Scott Pearson: "You Are the Ones Who Give Me Hope"
On December 11, we hosted a TIERific Practices in Education Event that honored our top performing DC public charter schools and recognized outstanding individuals in the sector with Excellence Awards. At the celebration, our Executive Director Scott Pearson gave the following remarks.
Good morning, everyone! I am Scott Pearson, the executive director of the DC Public Charter School Board, and I am so excited to be here today. Thank you for joining us today. I am looking forward to hearing from and honoring our six TIERific award winners - this is the first time we’re honoring individuals for their work in the charter sector. And we’re recognizing the accomplishments of our 51, highest-performing, Tier 1 schools.
I have had the opportunity to be part of this Tier 1 ceremony for the last several years, and I’m proud that every year we have more to celebrate. Frankly, I am in awe of the progress DC’s public charter schools have made the past 21 years.
From a standing start, our schools now, 21 years later, serve nearly half of the public school students in Washington, DC. But the same is true for cities like Detroit and Kansas City and nobody is bragging about that. The difference of course, is quality. Thanks to you, the people in this room, DC public charter schools are known, locally, nationally, even globally, as models of excellence. And I want you to reflect on what a profound impact that has had.
Locally, we have remarkable peace on the charter issue. The vituperative and bitter “charter wars” we see in New York, Chicago, Los Angeles and so many other cities are largely absent from DC. Four Mayors in row and a consistent solid majority of the city council, including the Council Chair and the Chair of the Education committee, support charter schools. Think about this. In a country where progressives are increasingly abandoning public charter schools, the political forces in one of America’s most progressive cities are solidly behind them. There can be only one reason why, and that is the extraordinary high-quality schools all of you have built.

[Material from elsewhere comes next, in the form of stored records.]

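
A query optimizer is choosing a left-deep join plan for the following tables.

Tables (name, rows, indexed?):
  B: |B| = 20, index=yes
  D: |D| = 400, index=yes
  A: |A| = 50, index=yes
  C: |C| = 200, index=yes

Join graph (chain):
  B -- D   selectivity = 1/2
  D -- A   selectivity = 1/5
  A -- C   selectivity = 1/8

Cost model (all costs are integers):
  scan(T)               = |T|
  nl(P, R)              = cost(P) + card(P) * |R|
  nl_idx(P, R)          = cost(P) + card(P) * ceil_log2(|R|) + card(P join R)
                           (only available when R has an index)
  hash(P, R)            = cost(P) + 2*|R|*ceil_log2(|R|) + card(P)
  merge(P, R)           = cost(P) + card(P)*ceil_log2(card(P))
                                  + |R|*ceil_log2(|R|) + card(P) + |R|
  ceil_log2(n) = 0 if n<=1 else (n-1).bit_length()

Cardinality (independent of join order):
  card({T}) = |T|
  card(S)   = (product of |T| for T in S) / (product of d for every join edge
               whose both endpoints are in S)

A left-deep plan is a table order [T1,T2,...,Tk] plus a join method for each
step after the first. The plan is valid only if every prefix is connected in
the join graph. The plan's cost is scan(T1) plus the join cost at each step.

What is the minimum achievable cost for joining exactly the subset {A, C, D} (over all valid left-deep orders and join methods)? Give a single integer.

8600

Selinger DP over subsets of {A,C,D}:
  {D}: scan cost=400, card=400
  {A}: scan cost=50, card=50
  {C}: scan cost=200, card=200
  {AD}: card=4000; try (A,hash)→1400, (D,merge)→4400, (D,nl_idx)→4500, (A,merge)→4750, (A,nl_idx)→6800, (D,hash)→7300 …(+2); best=1400 via (A,hash)
  {AC}: card=1250; try (A,hash)→1000, (C,nl_idx)→1700, (C,merge)→2200, (A,merge)→2350, (A,nl_idx)→2650, (C,hash)→3300 …(+2); best=1000 via (A,hash)
  {ACD}: card=100000; try (C,hash)→8600, (D,hash)→9450, (D,merge)→20000, (C,merge)→55200, (D,nl_idx)→112250, (C,nl_idx)→133400 …(+2); best=8600 via (C,hash)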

Looking nationally, DC charters have created an “inconvenient fact” for charter opponents. Every broadside against charters - for not serving all kids, for not outperforming traditional public schools - must contain a footnote, a parenthetical, an exception. Because DC charters stand as a national example for what the charter idea was meant to accomplish. Our schools provide parents with a dazzling array of choices. Our schools consistently outperform city averages while serving a less advantaged population. Our schools’ achievement gap is shrinking, not growing. And our schools are fully inclusive, serving an equal share of students with disabilities.
The effects on our city are astonishing. 1,000 people a month move into DC. Public school rolls have grown by 25,000 in the past nine years. Even the DCPS Chancellor has credited competition from great public charter schools for their own remarkable improvement.
In sum, great schools - that means your schools - have fueled a stunning renaissance in our city. People around the country are paying attention. Our success has shaped the national debate, and helped maintain bipartisan national support for the charter school movement.
I don’t want to sugar-coat the challenges that remain before us. The gaps in achievement between our black and white students, and between our low-income and high-income students, are just incredibly troubling. I don’t know an educator in this city who isn’t disheartened that we haven’t made more progress. And we have to acknowledge that the economic successes of our city, successes that we have helped create, have dislocated and dispossessed the families we are most committed to serving.
Moreover, the national scene has been incredibly dispiriting. The past year has been an open season against the poor, with racism and nationalism and anti-Semitism on the march, and basic civic discourse and civility in retreat. It is a disheartening time for our country.
But, I say this without hyperbole, it is you, in this room who give me hope for our country. In his first inaugural address, President Clinton said, “There is nothing wrong with America that cannot be cured with what is right with America.” He was talking about you. You are the ones who give me hope. You, who devote your lives to making our country a more equal, just, and civil land; you, who prepare our young people to build a country that is better than it is today, you, who work every day overcoming poverty, trauma, and 500 years of institutional racism, you prove that all children are gifted. You are what is right about our country. You give me confidence that we will get to a better place. I am just incredibly humbled, and honored, to work with you as your authorizer.
And today, we gather to celebrate you, and thank you, for all you are doing for our children, for our city, and for our nation. Please join me as we give you all a round of applause.